When Evil Lurks has enough “happening” and is so expectation-defying, that it SHOULD satiate horror hounds and is easily the best horror of 2023. The scene depicted in the poster art, is one for the ages.

Brothers Pedro and Jaime, out with their dogs in the forest, come across a corpse, what can best be described as a guy who’s half the man he used to be, har har. The dogs lick the body, and we as horror viewers soon suspect we are going to seeing something that is completely different.

The duo ventures forward, coming across a local shack where they encounter a demon-possessed “Rotten,” which almost conjures up the vomit inducing gluttony victim from Se7en.
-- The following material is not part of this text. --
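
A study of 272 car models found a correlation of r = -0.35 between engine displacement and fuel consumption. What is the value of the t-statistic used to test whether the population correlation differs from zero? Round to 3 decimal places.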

The bros soon find out that the corpulent fellow is not the only Rotten around, and decide to get out of Dodge. But a standard virus-run-amok, this is not.

To disclose anymore would do this genre-bender a disservice. Part zombie, part possession, part hicksploitation flick, part god knows what, When Evil Lurks builds its only little contained universe. And it sets the wild proceedings against the backdrop of spousal discord and intensely compelling family drama too, and does so very effectively.

This reviewer has come across two Argentinian horror films, Terrified (2017) and this. And they both feature Demián Rugna in the director’s chair. What a talent.

When Evil Lurks debuted at TIFF’s Midnight Madness, and was described as “escalating terror with a brutality that recalls the gory extremities of Lucio Fulci’s City of the Living Dead.” Amen.